Several hundred fairgoers attended the event, which started at 10:00 a.m.on March 6, 2010. The fairgoers were asked to donate a non-perishable food item to benefit the newly established Dysart Family Resource Center. The festivities began with a parade led by the Valley Vista High School Marching Band and the Cheer Squads of many elementary schools, followed by speeches by officials from the cities of Surprise and El Mirage and the Dysart School District Central Office. The mayor of Surprise stopped by our booth to comment on the importance of civic participation and congratulate the success of our efforts.
Submitted by: Marge Mead Co-director, Sun City/Peoria AAUW Civics Education Project
There were two elections scheduled:
The September 1 election determined if their Board of Directors should have seven or three members; the other election held on September 30 was to elect three members.
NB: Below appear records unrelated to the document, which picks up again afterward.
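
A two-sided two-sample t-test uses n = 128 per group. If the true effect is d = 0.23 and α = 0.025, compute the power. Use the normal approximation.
Power ≈ 0.34

Power calculation (two-sample t-test, normal approximation):
z_β = d · √(n/2) - z_{α/2}
z_β = 0.23 · √(128/2) - 2.241
z_β = 0.23 · 8.000 - 2.241
z_β = -0.401

Power = Φ(z_β) = Φ(-0.401) ≈ 0.344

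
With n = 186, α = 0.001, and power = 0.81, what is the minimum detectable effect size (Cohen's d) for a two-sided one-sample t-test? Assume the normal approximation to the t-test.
d ≈ 0.31

Minimum detectable effect (one-sample t-test, normal approximation):
d = (z_{α/2} + z_β) / √n
d = (3.291 + 0.878) / √186
d = 4.168 / 13.638
d ≈ 0.31

By Cohen's convention (0.2 small / 0.5 medium / 0.8 large): small effect.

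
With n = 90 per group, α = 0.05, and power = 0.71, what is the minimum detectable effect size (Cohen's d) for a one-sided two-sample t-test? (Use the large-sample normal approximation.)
d ≈ 0.33

Minimum detectable effect (two-sample t-test, normal approximation):
d = (z_α + z_β) / √(n/2)
d = (1.645 + 0.553) / √(90/2)
d = 2.198 / 6.708
d ≈ 0.33

By Cohen's convention (0.2 small / 0.5 medium / 0.8 large): small effect.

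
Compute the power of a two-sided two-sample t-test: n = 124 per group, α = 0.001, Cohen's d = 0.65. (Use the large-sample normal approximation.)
Power ≈ 0.97

Power calculation (two-sample t-test, normal approximation):
z_β = d · √(n/2) - z_{α/2}
z_β = 0.65 · √(124/2) - 3.291
z_β = 0.65 · 7.874 - 3.291
z_β = 1.828

Power = Φ(z_β) = Φ(1.828) ≈ 0.966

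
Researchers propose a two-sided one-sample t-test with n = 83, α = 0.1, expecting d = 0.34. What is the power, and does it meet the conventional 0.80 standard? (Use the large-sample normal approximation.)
Power ≈ 0.93; the study is adequately powered (power ≥ 0.80)

Power calculation (one-sample t-test, normal approximation):
z_β = d · √n - z_{α/2}
z_β = 0.34 · √83 - 1.645
z_β = 0.34 · 9.110 - 1.645
z_β = 1.453

Power = Φ(z_β) = Φ(1.453) ≈ 0.927

Effect size d = 0.34 is small by Cohen's convention (0.2/0.5/0.8).

Threshold: power ≥ 0.80 is conventionally adequate.
Power ≈ 0.93 → the study is adequately powered (power ≥ 0.80).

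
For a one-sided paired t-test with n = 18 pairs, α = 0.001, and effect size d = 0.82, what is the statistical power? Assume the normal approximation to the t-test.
Power ≈ 0.65

Power calculation (paired t-test, normal approximation):
z_β = d · √n - z_α
z_β = 0.82 · √18 - 3.090
z_β = 0.82 · 4.243 - 3.090
z_β = 0.389

Power = Φ(z_β) = Φ(0.389) ≈ 0.651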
The league was paid about $2600 for our services. At the September 1 election, LWV/NWV First Vice President, Roberta Davidson, was the presiding election judge. Francis McEvoy (Clinger), Lois Brechner, and Doris Flax assisted in counting the ballots and signing in election-day voters.
On September 30, Bonnie Saunders officiated at the procedures with Jan Lundstrom, Jean Darnell, Valerie Ellien, Lois Brechner, and Doris Flax assisting with similar chores as in the first election.
We were also able to receive an additional $1000 awarded us from the retired judge who was the mediator between the parties.
Submitted by: Roberta Davidson
The large discrepancies (under INCOME) between the Contribution and Fundraising figures against the Budget for the year are as follows:
CONTRIBUTIONS were budgeted for $500.00. Our Year-to-Date figure was $2816.61. Of that figure the Elaine Grossman Estate contribution to us was $2086.61.
FUNDRAISING was budgeted for $240.00. Our year-to-date figure was $4017.81. Of that figure the Cliffs Election earned us $3164.84 less $496.99 expenses for that project. This number appears under EXPENDITURES. Our yearly garage sale brought us $160.00.
Lois Brechner introduced our new Budget for 2010-2011 which begins on April 1st, 2010.